LUPUS UK British Paediatric Surveillance Unit JSLE study – Lay Summary

LUPUS UK British Paediatric Surveillance Unit JSLE study – Lay Summary

Epidemiological study of lupus in children in the UK and Ireland;

An epidemiological study of juvenile-onset systemic lupus erythematosus (JSLE) or childhood lupus using British Paediatric Surveillance Unit (BPSU) methodology has been completed. JSLE is a rare disease where the immune system attacks many parts of the body. There has not previously been a study that looks at all patients presenting with JSLE throughout the UK and Ireland so the incidence (number of new cases per year) is not well-defined. This study aimed to understand how many children and young people in the UK and Ireland develop JSLE each year, as well as looking at how they present, how well classification criteria work and what treatments are used. We hope that understanding this will help us to better look after children and young people with JSLE.

Doctors looking after patients with a new diagnosis of JSLE over a two year period (from September 2017) filled in a pseudo-anonymised questionnaire with clinical information at diagnosis and one year later using BPSU methodology. Patients recruited to the UK JSLE cohort study but not reported via the BPSU were also included in incidence analyses. Approval for the study was gained from the Research Ethics Committee and Confidentiality Advisory Group.

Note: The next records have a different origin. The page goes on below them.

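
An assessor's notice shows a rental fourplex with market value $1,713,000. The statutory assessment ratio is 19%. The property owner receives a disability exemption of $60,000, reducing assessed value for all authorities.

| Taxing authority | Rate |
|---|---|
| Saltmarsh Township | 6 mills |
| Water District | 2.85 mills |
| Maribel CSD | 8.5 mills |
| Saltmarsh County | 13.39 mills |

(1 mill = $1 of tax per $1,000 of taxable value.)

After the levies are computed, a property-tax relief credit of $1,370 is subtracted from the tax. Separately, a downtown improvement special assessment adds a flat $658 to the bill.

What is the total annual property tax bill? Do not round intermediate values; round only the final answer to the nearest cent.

$7,448.55

Assessed value = $1,713,000 × 0.19 = $325,470
Taxable value = $325,470 − $60,000 = $265,470
Saltmarsh Township: $265,470 × 0.006 = $1,592.82
Water District: $265,470 × 0.00285 = $756.5895
Maribel CSD: $265,470 × 0.0085 = $2,256.495
Saltmarsh County: $265,470 × 0.01339 = $3,554.6433
Levies subtotal = $8,160.5478
After credit = $8,160.5478 − $1,370 = $6,790.5478
Total = $6,790.5478 + $658 = $7,448.5478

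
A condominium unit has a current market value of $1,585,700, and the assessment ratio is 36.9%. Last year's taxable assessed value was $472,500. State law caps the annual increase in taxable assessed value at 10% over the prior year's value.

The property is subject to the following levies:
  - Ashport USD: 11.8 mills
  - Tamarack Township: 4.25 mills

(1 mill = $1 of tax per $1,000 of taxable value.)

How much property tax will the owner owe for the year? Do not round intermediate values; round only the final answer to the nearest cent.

$8,341.99

Uncapped assessed value = $1,585,700 × 0.369 = $585,123.3
Cap limit = $472,500 × 1.1 = $519,750
Taxable assessed value = min($585,123.3, $519,750) = $519,750 (cap binds)
Ashport USD: $519,750 × 0.0118 = $6,133.05
Tamarack Township: $519,750 × 0.00425 = $2,208.9375
Total = $8,341.9875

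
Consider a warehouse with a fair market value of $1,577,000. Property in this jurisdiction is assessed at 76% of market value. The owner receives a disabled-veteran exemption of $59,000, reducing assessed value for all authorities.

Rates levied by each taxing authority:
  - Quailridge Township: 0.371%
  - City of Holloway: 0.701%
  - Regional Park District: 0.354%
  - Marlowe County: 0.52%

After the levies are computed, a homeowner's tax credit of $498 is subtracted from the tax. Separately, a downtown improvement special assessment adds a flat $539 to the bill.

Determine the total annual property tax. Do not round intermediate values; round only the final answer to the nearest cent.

Assessed value = $1,577,000 × 0.76 = $1,198,520
Taxable value = $1,198,520 − $59,000 = $1,139,520
Quailridge Township: $1,139,520 × 0.00371 = $4,227.6192
City of Holloway: $1,139,520 × 0.00701 = $7,988.0352
Regional Park District: $1,139,520 × 0.00354 = $4,033.9008
Marlowe County: $1,139,520 × 0.0052 = $5,925.504
Levies subtotal = $22,175.0592
After credit = $22,175.0592 − $498 = $21,677.0592
Total = $21,677.0592 + $539 = $22,216.0592

$22,216.06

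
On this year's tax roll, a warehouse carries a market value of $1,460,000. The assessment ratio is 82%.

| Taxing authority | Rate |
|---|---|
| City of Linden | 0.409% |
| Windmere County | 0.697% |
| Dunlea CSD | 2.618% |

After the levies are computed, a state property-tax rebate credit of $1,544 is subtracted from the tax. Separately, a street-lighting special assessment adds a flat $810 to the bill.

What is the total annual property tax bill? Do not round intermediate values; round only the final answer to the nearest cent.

$43,849.73

Assessed value = $1,460,000 × 0.82 = $1,197,200
City of Linden: $1,197,200 × 0.00409 = $4,896.548
Windmere County: $1,197,200 × 0.00697 = $8,344.484
Dunlea CSD: $1,197,200 × 0.02618 = $31,342.696
Levies subtotal = $44,583.728
After credit = $44,583.728 − $1,544 = $43,039.728
Total = $43,039.728 + $810 = $43,849.728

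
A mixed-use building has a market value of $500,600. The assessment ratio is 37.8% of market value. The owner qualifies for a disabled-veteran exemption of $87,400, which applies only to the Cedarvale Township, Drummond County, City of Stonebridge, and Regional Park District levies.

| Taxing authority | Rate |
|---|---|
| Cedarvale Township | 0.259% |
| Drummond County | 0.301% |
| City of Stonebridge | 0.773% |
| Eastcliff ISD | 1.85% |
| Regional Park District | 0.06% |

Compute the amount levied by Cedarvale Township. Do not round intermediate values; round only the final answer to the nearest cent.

$263.73

Assessed value = $500,600 × 0.378 = $189,226.8
Cedarvale Township taxable value = $189,226.8 − $87,400 = $101,826.8
Cedarvale Township levy = $101,826.8 × 0.00259 = $263.731412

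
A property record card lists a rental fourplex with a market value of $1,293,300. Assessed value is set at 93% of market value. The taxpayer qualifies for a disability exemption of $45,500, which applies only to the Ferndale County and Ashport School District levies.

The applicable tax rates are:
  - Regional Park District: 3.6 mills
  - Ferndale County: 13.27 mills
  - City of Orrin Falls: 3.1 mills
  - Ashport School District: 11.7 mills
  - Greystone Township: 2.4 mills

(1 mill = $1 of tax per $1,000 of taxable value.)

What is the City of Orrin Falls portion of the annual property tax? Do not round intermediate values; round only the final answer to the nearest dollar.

$3,729

Assessed value = $1,293,300 × 0.93 = $1,202,769
City of Orrin Falls taxable value = $1,202,769 (exemption does not apply)
City of Orrin Falls levy = $1,202,769 × 0.0031 = $3,728.5839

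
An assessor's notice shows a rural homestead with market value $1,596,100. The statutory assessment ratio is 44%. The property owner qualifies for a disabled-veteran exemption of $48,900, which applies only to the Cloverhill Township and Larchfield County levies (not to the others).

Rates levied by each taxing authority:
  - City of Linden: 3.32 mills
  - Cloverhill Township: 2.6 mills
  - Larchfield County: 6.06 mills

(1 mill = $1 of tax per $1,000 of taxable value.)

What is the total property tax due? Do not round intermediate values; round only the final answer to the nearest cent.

Assessed value = $1,596,100 × 0.44 = $702,284
City of Linden: $702,284 × 0.00332 = $2,331.58288
Cloverhill Township: ($702,284 − $48,900) × 0.0026 = $653,384 × 0.0026 = $1,698.7984
Larchfield County: ($702,284 − $48,900) × 0.00606 = $653,384 × 0.00606 = $3,959.50704
Total = $7,989.88832

$7,989.89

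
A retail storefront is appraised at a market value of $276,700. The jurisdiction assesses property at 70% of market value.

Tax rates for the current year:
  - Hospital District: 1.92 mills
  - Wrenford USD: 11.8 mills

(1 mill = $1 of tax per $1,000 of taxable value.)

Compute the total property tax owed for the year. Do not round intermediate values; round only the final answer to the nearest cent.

$2,657.43

Assessed value = $276,700 × 0.7 = $193,690
Hospital District: $193,690 × 0.00192 = $371.8848
Wrenford USD: $193,690 × 0.0118 = $2,285.542
Total = $371.8848 + $2,285.542 = $2,657.4268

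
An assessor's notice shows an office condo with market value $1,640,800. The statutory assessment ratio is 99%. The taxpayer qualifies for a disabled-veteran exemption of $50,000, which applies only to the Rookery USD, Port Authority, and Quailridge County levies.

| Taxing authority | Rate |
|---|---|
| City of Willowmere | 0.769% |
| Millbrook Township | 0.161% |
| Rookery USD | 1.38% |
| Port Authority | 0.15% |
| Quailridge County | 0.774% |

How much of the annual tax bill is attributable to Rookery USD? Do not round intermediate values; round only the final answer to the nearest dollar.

Assessed value = $1,640,800 × 0.99 = $1,624,392
Rookery USD taxable value = $1,624,392 − $50,000 = $1,574,392
Rookery USD levy = $1,574,392 × 0.0138 = $21,726.6096

$21,727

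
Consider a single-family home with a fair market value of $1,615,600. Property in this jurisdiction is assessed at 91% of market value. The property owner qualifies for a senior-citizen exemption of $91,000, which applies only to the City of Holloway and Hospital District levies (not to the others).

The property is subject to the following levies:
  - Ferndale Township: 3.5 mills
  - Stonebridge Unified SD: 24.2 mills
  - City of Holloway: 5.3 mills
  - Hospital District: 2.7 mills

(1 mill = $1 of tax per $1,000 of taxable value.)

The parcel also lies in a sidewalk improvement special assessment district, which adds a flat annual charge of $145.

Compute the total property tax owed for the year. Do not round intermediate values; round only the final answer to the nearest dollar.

Assessed value = $1,615,600 × 0.91 = $1,470,196
Ferndale Township: $1,470,196 × 0.0035 = $5,145.686
Stonebridge Unified SD: $1,470,196 × 0.0242 = $35,578.7432
City of Holloway: ($1,470,196 − $91,000) × 0.0053 = $1,379,196 × 0.0053 = $7,309.7388
Hospital District: ($1,470,196 − $91,000) × 0.0027 = $1,379,196 × 0.0027 = $3,723.8292
Levies subtotal = $51,757.9972
Total = $51,757.9972 + $145 = $51,902.9972

$51,903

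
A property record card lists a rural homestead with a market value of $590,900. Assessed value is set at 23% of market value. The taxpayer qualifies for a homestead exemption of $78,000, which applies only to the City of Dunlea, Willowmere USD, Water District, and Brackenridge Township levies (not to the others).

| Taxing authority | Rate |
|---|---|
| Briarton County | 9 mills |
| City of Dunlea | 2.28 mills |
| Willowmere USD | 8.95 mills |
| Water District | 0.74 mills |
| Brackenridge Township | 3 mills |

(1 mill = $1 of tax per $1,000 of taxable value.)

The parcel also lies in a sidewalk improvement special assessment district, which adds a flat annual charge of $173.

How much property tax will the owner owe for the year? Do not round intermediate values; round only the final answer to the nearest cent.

$2,263.03

Assessed value = $590,900 × 0.23 = $135,907
Briarton County: $135,907 × 0.009 = $1,223.163
City of Dunlea: ($135,907 − $78,000) × 0.00228 = $57,907 × 0.00228 = $132.02796
Willowmere USD: ($135,907 − $78,000) × 0.00895 = $57,907 × 0.00895 = $518.26765
Water District: ($135,907 − $78,000) × 0.00074 = $57,907 × 0.00074 = $42.85118
Brackenridge Township: ($135,907 − $78,000) × 0.003 = $57,907 × 0.003 = $173.721
Levies subtotal = $2,090.03079
Total = $2,090.03079 + $173 = $2,263.03079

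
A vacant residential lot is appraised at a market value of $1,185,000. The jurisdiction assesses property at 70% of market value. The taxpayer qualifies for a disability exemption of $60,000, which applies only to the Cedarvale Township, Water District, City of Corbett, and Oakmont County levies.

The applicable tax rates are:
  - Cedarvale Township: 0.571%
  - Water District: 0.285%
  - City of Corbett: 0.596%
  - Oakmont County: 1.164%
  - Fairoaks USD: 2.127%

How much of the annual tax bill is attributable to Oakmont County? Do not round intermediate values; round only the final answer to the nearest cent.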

There were 124 patients included in the final analysis with an additional 7 patients identified through the UK JLSE cohort study included in the incidence analysis. The incidence was found to be 0.36 – 0.46/100,000 children aged <16 years of age, with the highest incidence when all cases with a clinician diagnosis of JSLE were included and lower incidence when including patients meeting classification criteria (0.36/100,000 when including patients meeting American College of Rheumatology classification criteria (ACR-1997), 0.41/100,000 when including patients meeting systemic lupus international collaborating clinics classification criteria (SLICC-2012).

There were 112 patients reported via the BPSU who met sufficient criteria to be defined as lupus using at least one classification system (ACR-1997 or SLICC-2012) who were included in more detailed analysis. The median (average) time to diagnosis from symptom onset was 4 months but it varied, with some patients experiencing very significant delay (diagnosis took over 12 months from symptom onset for 22% of patients). Patients had an average of five different body systems involved at diagnosis and a lot of patients had fatigue (83%). Over a fifth (20%) had damage caused by their disease when measured using a formal damage index called the SLICC damage index in the year following diagnosis. Most patients (98%) received systemic immunomodulating treatment. Systemic steroids were used to treat most patients with over two-thirds (71%) remaining on systemic steroids one year after diagnosis.

This study defines the minimum incidence of JSLE to be 0.36 – 0.46 / 100,000 children aged <16 years of age depending on the case definition used.  It also highlights the high disease and treatment burden for JSLE patients. These data highlight how important research to develop steroid-sparing treatments and appropriately use of immunomodulatory treatment is. Work is already underway in the UK for a treat to target approach to treating JSLE.